Gli ostacoli al dialogo politico
Gli appelli al dialogo politico da parte della società civile e degli attori internazionali sono mossi prevalentemente dalla frustrazione per l’attuale status quo. Tra le tante questioni aperte sul tavolo vi sono: l’affiliazione di Al Shabaab ad al-Qaeda; l’ostilità di Etiopia e Kenya, da sempre contrari ad aperture verso i miliziani a fronte dei numerosi attacchi terroristici subiti, nonché per la posizione islamista e pan-somala di cui Shabaab è portatore; l’ostilità di molti attori politici somali, che rifiutano l’idea del dialogo. E il paradosso è che l’opposizione al movimento islamista non si è mai tradotta in un sostegno alle autorità governative al potere. Dall’altra parte, i leader di Al-Shabaab non riconoscono il governo federale in quanto illegittimo e mostrano poca disponibilità a scendere a compromessi con la controparte sulla loro visione di governo.
Possibili prove di dialogo
Per superare l’attuale situazione di stallo, sarebbe opportuno che il neo-eletto presidente Mohamud inizi a testare le acque per capire se un dialogo con Al-Shabaab sia fattibile o meno. L’iniziativa può assumere diverse forme: conferire l’incarico a un inviato, istituire un comitato di individui in grado di contattare i leader di Shabaab o, come accaduto in più occasioni, affidare l’iniziativa alle Nazioni Unite. L’obiettivo immediato sarebbe quello capire quali sono le precondizioni per il dialogo e, conseguentemente, avviare una serie di colloqui. Se questi ultimi rivelassero la disponibilità a impegnarsi da entrambe le parti, si potrebbero adottare misure di cessate il fuoco locali e garantire assistenza umanitaria alle popolazioni che vivono sotto il controllo dei miliziani, data anche la siccità che ha colpito il paese. Le prospettive di successo di una tale operazione sono basse – Al Shabaab potrebbe respingere ancora una volta le aperture di Mogadiscio – ma il costo per tentarla, di per sé, è altrettanto basso. La maggior parte dei rischi, se presi debitamente in considerazione, sono gestibili.

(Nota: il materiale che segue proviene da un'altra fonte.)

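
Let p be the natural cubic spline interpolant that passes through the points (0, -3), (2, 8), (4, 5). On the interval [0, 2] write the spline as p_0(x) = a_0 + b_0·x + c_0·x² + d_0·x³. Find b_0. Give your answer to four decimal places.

7.2500

With M_i denoting the second derivative at x_i, h_i = 2, 2, and Δ_i = (y_(i+1) − y_i)/h_i = 11/2, -3/2:
  2·M_0 + 8·M_1 + 2·M_2 = 6(Δ_1 - Δ_0) = -42
Natural end conditions: M_0 = M_2 = 0.
Forward elimination and back-substitution give M_0 = 0, M_1 = -21/4, M_2 = 0.
On [0, 2], with p_0(x) = a_0 + b_0·x + c_0·x² + d_0·x³: c_0 = M_0/2 = 0, d_0 = (M_1 - M_0)/(6h_0) = -7/16, b_0 = Δ_0 - h_0(2M_0 + M_1)/6 = 29/4.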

Non c’è un momento ideale per aprire un dialogo con Al Shabaab, ma ha senso provare. Il dibattito che ha preceduto il rinnovo del mandato della missione dell’Unione Africana in Somalia dovrebbe essere preso molto sul serio da tutti gli attori politici per domandarsi quanto ancora abbia senso tale missione nel paese. Il ritiro delle forze armate straniere è sempre stato una conditio sine qua non di Al Shabaab per il dialogo. I legami dei miliziani con al-Qaeda e le attività terroristiche al di fuori dei confini della Somalia, restano ostacoli scoraggianti. Ma sono anche questioni che devono essere affrontate attraverso la negoziazione e il dialogo piuttosto che con il conflitto. Se i precedenti in altri luoghi del mondo hanno insegnato qualcosa è che il dialogo politico è un processo lungo e incostante. Il presidente Mohamud è salito al potere promettendo la riconciliazione tra i somali. La domanda su cui ruota il processo di pacificazione in Somalia è se la riconciliazione nazionale debba estendersi anche ad Al Shabaab.
Le opinioni espresse nell’articolo non rispecchiano necessariamente quelle dell’Agenzia Italia per la Cooperazione allo Sviluppo.